O ex-presidente João Goulart “foi vigiado por agentes de inteligência argentinos e a Argentina colaborou” em sua eliminação quando ele estava em sua fazenda em Corrientes, província localizada ao noroeste desse país, disse à ANSA João Vicente Goulart, filho do ex-governante que faleceu em 1976.
A morte de Goulart está rodeada de suspeitas, intensificadas há alguns anos, quando a Fundação Presidente Goulart e organizações de direitos humanos passaram a investigar as hipóteses de que ele tenha sido vítima do Plano Condor, repressão coordenada pelas ditaduras do Cone Sul (Argentina, Chile, Bolívia, Paraguai e Uruguai, além do Brasil).
“Meu pai foi eliminado pelo Condor. Temos recebido informações importantes, documentos com informações muito reveladoras, ele estava na mira do governo militar brasileiro, eles não podiam permitir que ele voltasse ao país, meu pai era uma ameaça à ditadura”, disse João Vicente.
Em entrevista à ANSA no escritório da Fundação Presidente Goulart, em Brasília, o filho do ex-mandatário deposto pelo golpe de 1964 mostrou um documento secreto com o nome de cerca de 30 agregados militares que atuavam na Embaixada brasileira em Buenos Aires.
“Para que alguém vai querer ter 30 agregados militares? Isso é absurdo em uma Embaixada”, disse Goulart. Segundo ele, é estranho uma embaixada ter um número tão grande de agregados militares.
Para Goulart, eles eram, na verdade, pessoas ligadas ao serviço secreto da ditadura que espionavam seu pai e outros opositores que buscaram refúgio na Argentina.
A Comissão de Familiares de Desaparecidos e Mortos Políticos publicou este ano um dossiê sobre as vítimas da ditadura. Pela primeira vez, o nome de Goulart foi incluído em uma lista de pessoas mortas de forma estranha durante o regime militar. Apesar disso, ainda não existe nenhuma investigação judicial sobre as causas de sua morte.
“Venha à Argentina, Janguito (Jango), lhe disse (Juan) Perón, o general que sempre chamava meu pai pelo apelido Janguito e que o conhecia desde os anos 50”, recordou o filho de Goulart.
“Recordo-me bem dos encontros entre o presidente Perón e meu pai na Espanha e na Argentina”, continuou.
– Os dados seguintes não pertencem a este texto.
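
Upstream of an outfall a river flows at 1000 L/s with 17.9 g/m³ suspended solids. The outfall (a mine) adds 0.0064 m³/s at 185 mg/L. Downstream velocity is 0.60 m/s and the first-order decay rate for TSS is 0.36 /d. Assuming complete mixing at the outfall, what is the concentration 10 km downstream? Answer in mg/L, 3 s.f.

1000 L/s = 1 m³/s.
After complete mixing, C₀ = (0.0064·185 + 1·17.9) / 1.006 = 18.96 mg/L.
Travel time t = 1e+04 m / 0.60 m/s = 1.667e+04 s = 0.1929 d.
C = 18.96·exp(−0.36·0.1929) = 18.96·0.9329 = 17.69 mg/L.

17.7 mg/L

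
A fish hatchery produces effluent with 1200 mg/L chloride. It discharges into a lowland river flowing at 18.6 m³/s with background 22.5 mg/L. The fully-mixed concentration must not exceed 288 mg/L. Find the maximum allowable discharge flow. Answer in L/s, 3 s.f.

5410 L/s

Mass balance at complete mixing: C_std·(Q_w + Q_r) = Q_w·C_e + Q_r·C_b.
Rearranging, Q_w = Q_r·(C_std − C_b)/(C_e − C_std) = 18.6·(288 − 22.5) / (1200 − 288) = 5.415 m³/s.
= 5415 L/s.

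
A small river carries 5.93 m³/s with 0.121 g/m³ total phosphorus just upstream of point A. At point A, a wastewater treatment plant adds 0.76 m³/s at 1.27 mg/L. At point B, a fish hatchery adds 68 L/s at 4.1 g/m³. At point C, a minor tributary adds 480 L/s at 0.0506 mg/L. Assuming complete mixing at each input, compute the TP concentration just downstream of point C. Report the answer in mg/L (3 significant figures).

After input A: C = (5.93·0.121 + 0.76·1.27) / 6.69 = 0.2515 mg/L.
68 L/s = 0.068 m³/s.
After input B: C = (6.69·0.2515 + 0.068·4.1) / 6.758 = 0.2903 mg/L.
480 L/s = 0.48 m³/s.
After input C: C = (6.758·0.2903 + 0.48·0.0506) / 7.238 = 0.2744 mg/L.

0.274 mg/L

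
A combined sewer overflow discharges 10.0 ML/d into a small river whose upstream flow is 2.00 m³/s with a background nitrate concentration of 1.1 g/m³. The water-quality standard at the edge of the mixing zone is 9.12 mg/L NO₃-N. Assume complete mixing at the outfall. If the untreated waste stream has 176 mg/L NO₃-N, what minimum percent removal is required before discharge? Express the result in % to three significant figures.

16.1 %

10.0 ML/d = 0.1157 m³/s.
Mass balance: 9.12·2.116 = 0.1157·Cₑ + 2·1.1.
Cₑ = (19.3 − 2.2) / 0.1157 = 147.7 mg/L.
Required removal = 1 − 147.7/176 = 16.08 %.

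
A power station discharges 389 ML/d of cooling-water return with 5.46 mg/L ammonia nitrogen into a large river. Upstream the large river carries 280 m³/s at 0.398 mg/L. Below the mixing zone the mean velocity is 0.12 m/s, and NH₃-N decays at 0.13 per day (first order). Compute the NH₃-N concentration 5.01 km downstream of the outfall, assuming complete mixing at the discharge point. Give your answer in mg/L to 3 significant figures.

0.449 mg/L

389 ML/d = 4.502 m³/s.
After complete mixing, C₀ = (4.502·5.46 + 280·0.398) / 284.5 = 0.4781 mg/L.
Travel time t = 5010 m / 0.12 m/s = 4.175e+04 s = 0.4832 d.
C = 0.4781·exp(−0.13·0.4832) = 0.4781·0.9391 = 0.449 mg/L.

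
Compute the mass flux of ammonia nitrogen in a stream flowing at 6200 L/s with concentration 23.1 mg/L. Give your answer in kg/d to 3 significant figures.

6200 L/s = 6.2 m³/s.
Mass flux = Q·C = 6.2 m³/s × 23.1 g/m³ = 143.2 g/s.
= 143.2 g/s × 86.4 = 1.237e+04 kg/d.

12400 kg/d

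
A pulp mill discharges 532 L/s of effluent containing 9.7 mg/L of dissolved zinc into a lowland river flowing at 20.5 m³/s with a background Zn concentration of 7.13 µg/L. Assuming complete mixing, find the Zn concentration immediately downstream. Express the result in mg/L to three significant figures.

532 L/s = 0.532 m³/s.
7.13 µg/L = 0.00713 mg/L.
Flow-weighted mixing gives C = (0.532·9.7 + 20.5·0.00713) / (0.532 + 20.5) = 5.307/21.03 = 0.2523 mg/L.

0.252 mg/L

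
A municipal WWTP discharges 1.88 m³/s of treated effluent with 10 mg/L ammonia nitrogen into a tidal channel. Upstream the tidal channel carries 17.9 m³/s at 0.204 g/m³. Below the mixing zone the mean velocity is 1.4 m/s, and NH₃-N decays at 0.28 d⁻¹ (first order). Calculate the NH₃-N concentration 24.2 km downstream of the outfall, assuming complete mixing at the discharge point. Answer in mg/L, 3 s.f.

After complete mixing, C₀ = (1.88·10 + 17.9·0.204) / 19.78 = 1.135 mg/L.
Travel time t = 2.42e+04 m / 1.4 m/s = 1.729e+04 s = 0.2001 d.
C = 1.135·exp(−0.28·0.2001) = 1.135·0.9455 = 1.073 mg/L.

1.07 mg/L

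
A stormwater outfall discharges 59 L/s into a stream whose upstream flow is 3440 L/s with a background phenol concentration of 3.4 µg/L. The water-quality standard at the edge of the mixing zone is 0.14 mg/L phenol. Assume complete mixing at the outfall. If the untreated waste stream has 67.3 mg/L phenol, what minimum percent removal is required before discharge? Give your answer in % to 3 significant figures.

88.0 %

59 L/s = 0.059 m³/s.
3440 L/s = 3.44 m³/s.
3.4 µg/L = 0.0034 mg/L.
Mass balance: 0.14·3.499 = 0.059·Cₑ + 3.44·0.0034.
Cₑ = (0.4899 − 0.0117) / 0.059 = 8.104 mg/L.
Required removal = 1 − 8.104/67.3 = 87.96 %.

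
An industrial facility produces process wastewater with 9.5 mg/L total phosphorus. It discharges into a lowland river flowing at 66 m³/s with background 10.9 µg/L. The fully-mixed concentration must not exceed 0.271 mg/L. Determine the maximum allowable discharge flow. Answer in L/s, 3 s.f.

1860 L/s

10.9 µg/L = 0.0109 mg/L.
Mass balance at complete mixing: C_std·(Q_w + Q_r) = Q_w·C_e + Q_r·C_b.
Rearranging, Q_w = Q_r·(C_std − C_b)/(C_e − C_std) = 66·(0.271 − 0.0109) / (9.5 − 0.271) = 1.86 m³/s.
= 1860 L/s.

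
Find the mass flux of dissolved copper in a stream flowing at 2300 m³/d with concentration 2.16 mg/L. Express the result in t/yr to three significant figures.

2300 m³/d = 0.02662 m³/s.
Mass flux = Q·C = 0.02662 m³/s × 2.16 g/m³ = 0.0575 g/s.
= 0.0575 g/s × 31.56 = 1.815 t/yr.

1.81 t/yr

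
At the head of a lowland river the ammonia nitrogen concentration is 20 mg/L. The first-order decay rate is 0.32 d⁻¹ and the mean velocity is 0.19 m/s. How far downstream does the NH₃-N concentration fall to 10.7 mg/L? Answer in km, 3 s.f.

32.1 km

From C = C₀·e^(−kt), t = ln(C₀/C)/k = ln(20/10.7)/0.32 = 0.6255/0.32 = 1.955 d.
Distance = v·t = 0.19 m/s × 1.689e+05 s = 3.209e+04 m = 32.09 km.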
“Meu pai resolveu viver na Argentina após receber um convite do general Perón, mas depois de sua morte (em julho de 1974), começamos a sentir as pressões da AAA (Aliança Anticomunista Argentina, organização paramilitar, ndr.) e, em 1975, meu pai me mandou viver na Inglaterra” porque viver na Argentina era cada vez mais perigoso.
Os riscos aumentaram a partir de março de 1976, com o golpe instaurado pela ditadura mais violenta da história argentina.
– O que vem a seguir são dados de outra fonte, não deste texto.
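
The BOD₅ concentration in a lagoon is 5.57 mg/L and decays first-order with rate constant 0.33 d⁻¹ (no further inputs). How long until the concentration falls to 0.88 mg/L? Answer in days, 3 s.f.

5.59 d

t = ln(C₀/C)/k = ln(5.57/0.88)/0.33 = 1.845/0.33 = 5.592 d.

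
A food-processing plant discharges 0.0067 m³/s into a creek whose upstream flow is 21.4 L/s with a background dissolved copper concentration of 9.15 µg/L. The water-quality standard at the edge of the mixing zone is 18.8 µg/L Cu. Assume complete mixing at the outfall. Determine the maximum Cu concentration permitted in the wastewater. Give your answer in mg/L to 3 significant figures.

0.0496 mg/L

21.4 L/s = 0.0214 m³/s.
9.15 µg/L = 0.00915 mg/L.
18.8 µg/L = 0.0188 mg/L.
Mass balance: 0.0188·0.0281 = 0.0067·Cₑ + 0.0214·0.00915.
Cₑ = (0.0005283 − 0.0001958) / 0.0067 = 0.04962 mg/L.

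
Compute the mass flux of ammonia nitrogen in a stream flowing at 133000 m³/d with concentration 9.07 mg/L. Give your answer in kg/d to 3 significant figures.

1210 kg/d

133000 m³/d = 1.539 m³/s.
Mass flux = Q·C = 1.539 m³/s × 9.07 g/m³ = 13.96 g/s.
= 13.96 g/s × 86.4 = 1206 kg/d.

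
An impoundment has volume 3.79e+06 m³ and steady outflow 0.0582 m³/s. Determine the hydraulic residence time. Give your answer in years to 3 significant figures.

2.06 yr

Q = 0.0582 m³/s × 3.156e+07 s/yr = 1.837e+06 m³/yr.
Hydraulic residence time τ = V/Q = 3.79e+06/1.837e+06 = 2.064 yr.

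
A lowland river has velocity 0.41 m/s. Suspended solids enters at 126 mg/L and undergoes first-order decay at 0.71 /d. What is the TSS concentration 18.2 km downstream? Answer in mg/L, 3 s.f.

87.5 mg/L

Travel time t = 18.2 km / 0.41 m/s = 1.82e+04/0.41 = 4.439e+04 s = 0.5138 d.
First-order decay: C = 126·exp(−0.71·0.5138) = 126·0.6943 = 87.49 mg/L.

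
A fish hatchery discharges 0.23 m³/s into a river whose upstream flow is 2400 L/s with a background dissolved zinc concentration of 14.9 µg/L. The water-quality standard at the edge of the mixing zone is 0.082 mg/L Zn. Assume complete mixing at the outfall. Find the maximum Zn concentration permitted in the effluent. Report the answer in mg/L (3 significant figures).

0.782 mg/L

2400 L/s = 2.4 m³/s.
14.9 µg/L = 0.0149 mg/L.
Mass balance: 0.082·2.63 = 0.23·Cₑ + 2.4·0.0149.
Cₑ = (0.2157 − 0.03576) / 0.23 = 0.7822 mg/L.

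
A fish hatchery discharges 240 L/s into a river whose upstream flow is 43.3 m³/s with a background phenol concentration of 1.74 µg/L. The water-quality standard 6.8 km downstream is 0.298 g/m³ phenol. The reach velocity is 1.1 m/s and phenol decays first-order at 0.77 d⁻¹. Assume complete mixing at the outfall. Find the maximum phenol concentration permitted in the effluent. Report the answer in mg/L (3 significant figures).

56.8 mg/L

240 L/s = 0.24 m³/s.
1.74 µg/L = 0.00174 mg/L.
Travel time to the compliance point: t = 6800/1.1 = 6182 s = 0.07155 d; decay factor exp(−0.77·0.07155) = 0.9464.
So the concentration just after mixing may be at most 0.298/0.9464 = 0.3149 mg/L.
Mass balance: 0.3149·43.54 = 0.24·Cₑ + 43.3·0.00174.
Cₑ = (13.71 − 0.07534) / 0.24 = 56.81 mg/L.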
João Goulart faleceu de um infarto em 6 de dezembro de 1976 em sua fazenda na localidade de Mercedes, Corrientes, e seu corpo foi levado ao Brasil e sepultado sem ser submetido à autópsia. Na época de sua morte, ele estava sendo vigiado por “serviços secretos de Uruguai, Brasil e, seguramente, também da Argentina”.
Para João Vicente Goulart, há muitos fatos estranhos entorno da morte de seu pai, entre eles o fato de o corpo não ter sido submetido à autópsia.
“Isso é mais que estranho. Quem deu a ordem para não se fazer a autópsia de um ex-presidente morto no exterior?”, questionou Goulart, que logo afirmou que “houve uma conspiração, há o depoimento de um ex-agente secreto uruguaio com quem tive um encontro. Ele me contou como foi organizado o envenenamento de meu pai, alguém levou remédios cardíacos adulterados e os deixou no Hotel Liberty”, de Buenos Aires, onde o ex-presidente se hospedava quando visitava a capital argentina.
O Plano Condor estava por traz dessas ações, continuou Goulart, “houve a participação do Brasil e do chefe da CIA em Montevidéu, Frederick Latrash, homem que esteve na equipe de John McCain”, ex-candidato presidencial republicano, derrotado por Barack Obama nas eleições de novembro de 2008.